One focal point from each of the participating 12 pilot townships, or 57 health centres, has received training on how to enter data into the fully automated computerized operating system or the Reproductive Health Commodity Logistics System (RHC-LS). The current practice within Myanmar on measuring stock level of health commodities is done manually through a paper based reporting system. In addition to the paper reports being entered into the automated system, 9 health providers have been shown how to operate the system via a specially devised application (app) known as “Logistimo” to use on their mobile phones. 

Daw Nant Pattein, a female health worker from Dedayae Township in Ayeyarwady is one of the lucky 9 persons whom are actively testing the user friendliness of the digital Logistimo application (app) on her mobile phone devise. 

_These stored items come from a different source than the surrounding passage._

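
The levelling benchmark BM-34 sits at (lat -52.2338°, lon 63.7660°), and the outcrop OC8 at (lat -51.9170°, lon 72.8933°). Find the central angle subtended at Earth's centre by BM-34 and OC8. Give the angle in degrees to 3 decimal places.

5.615°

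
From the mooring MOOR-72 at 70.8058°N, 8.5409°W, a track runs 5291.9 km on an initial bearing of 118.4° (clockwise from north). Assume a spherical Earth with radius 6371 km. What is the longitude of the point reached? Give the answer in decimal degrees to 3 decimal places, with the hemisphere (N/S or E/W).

δ = d/R = 5291.9/6371 = 0.830623 rad
φ₂ = arcsin(sin φ₁ cos δ + cos φ₁ sin δ cos θ)
   = arcsin(0.94441·0.67442 + 0.32877·0.73835·-0.47562) = 31.43075°
λ₂ = λ₁ + atan2(sin θ sin δ cos φ₁, cos δ − sin φ₁ sin φ₂) = 41.02715°

41.027°E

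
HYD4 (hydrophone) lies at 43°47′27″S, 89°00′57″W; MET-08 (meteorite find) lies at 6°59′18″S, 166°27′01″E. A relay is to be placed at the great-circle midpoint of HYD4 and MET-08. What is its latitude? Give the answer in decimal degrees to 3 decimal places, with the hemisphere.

HYD4: φ = -43.79083°, λ = -89.01583°
MET-08: φ = -6.98833°, λ = +166.45028°
Bx = cos φ₂ cos Δλ = -0.249088,  By = cos φ₂ sin Δλ = -0.960808
φₘ = atan2(sin φ₁ + sin φ₂, √((cos φ₁ + Bx)² + By²)) = -37.23024°
λₘ = λ₁ + atan2(By, cos φ₁ + Bx) = -152.81552°

37.230°S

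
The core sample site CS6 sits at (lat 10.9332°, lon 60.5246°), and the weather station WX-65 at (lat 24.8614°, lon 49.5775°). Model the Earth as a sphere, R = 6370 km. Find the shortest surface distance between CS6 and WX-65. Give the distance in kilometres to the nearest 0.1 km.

1931.4 km

Δφ = 13.9282°,  Δλ = -10.9471°
a = sin²(Δφ/2) + cos φ₁ cos φ₂ sin²(Δλ/2) = 0.022806
c = 2·arcsin(√a) = 0.303196 rad = 17.3719°
d = R·c = 6370 × 0.303196 = 1931.4 km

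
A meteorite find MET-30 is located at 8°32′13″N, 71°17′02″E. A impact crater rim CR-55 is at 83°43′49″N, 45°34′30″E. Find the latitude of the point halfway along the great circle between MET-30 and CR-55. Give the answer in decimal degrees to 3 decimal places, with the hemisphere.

46.390°N

MET-30: φ = +8.53694°, λ = +71.28389°
CR-55: φ = +83.73028°, λ = +45.57500°
Bx = cos φ₂ cos Δλ = 0.098398,  By = cos φ₂ sin Δλ = -0.047375
φₘ = atan2(sin φ₁ + sin φ₂, √((cos φ₁ + Bx)² + By²)) = 46.38962°
λₘ = λ₁ + atan2(By, cos φ₁ + Bx) = 68.78907°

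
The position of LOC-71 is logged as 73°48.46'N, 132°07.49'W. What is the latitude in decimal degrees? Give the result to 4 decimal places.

73° + 48.46′/60 = 73 + 0.80767 = 73.8077°

73.8077°N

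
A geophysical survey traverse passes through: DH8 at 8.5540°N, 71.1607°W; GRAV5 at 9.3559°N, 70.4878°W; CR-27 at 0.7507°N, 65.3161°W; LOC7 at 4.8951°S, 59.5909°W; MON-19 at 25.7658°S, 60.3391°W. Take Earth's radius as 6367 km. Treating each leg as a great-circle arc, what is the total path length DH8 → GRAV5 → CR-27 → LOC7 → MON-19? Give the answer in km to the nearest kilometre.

4444 km

DH8→GRAV5: c = 0.018179 rad, d = 115.74 km
GRAV5→CR-27: c = 0.175001 rad, d = 1114.23 km
CR-27→LOC7: c = 0.140261 rad, d = 893.04 km
LOC7→MON-19: c = 0.364477 rad, d = 2320.63 km
Total = 115.74 + 1114.23 + 893.04 + 2320.63 = 4443.65 km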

Within the three day training session held in Dedayae Township in early September she quickly learnt, much to her delight, how to use the digital supply chain system in real time. 

The supply chain system, once operational will identify reproductive health stakeholders and alongside agreed responsibilities. The system will help keep track of existing stock levels of medical products, storage facilities, distribution of goods including identifying where supplies are needed and how much is required and distributed to the right locations. This will help minimize and avoid stockpiling, as well as properly track stock to prevent products from going missing or supplies getting too low. Expiry dates can also be closely monitored to make efficient use of supplies. Once the pilot project has been completed, the findings will be reviewed and implemented nationwide. 

“This automated supply chain system will allow for the user in real time to physically track existing stock levels as well as show where stocks a lacking commodities within the piloted areas. Thirty reproductive health commodities are currently included in the pilot, but the aim is to once it is fully up and running, more can be added,” said Ms. Janet Jackson, UNFPA Representative of Myanmar. “This new system will help improve Myanmar’s health system.” 

UNFPA is partnering with the Ministry of Health, John Snow International and Relief International on this innovative ‘pilot within a pilot project’, with the aim of catapulting Myanmar into the digital age and overhaul the country’s supply chain system starting with 31 different kinds of reproductive health products. 

Prior to the September launch of the three month pilot study several national logistics system design consultations were organised out throughout 2013 and 2014 in order to agree on a vision for the system, and design standard tools and processes for managing information and commodities, including a Logistics Management Information System (LMIS). Key finding from these deliberations was transcribed into a standard operating procedures (SOP) manual was which was approved by the Ministry of Health (MoH).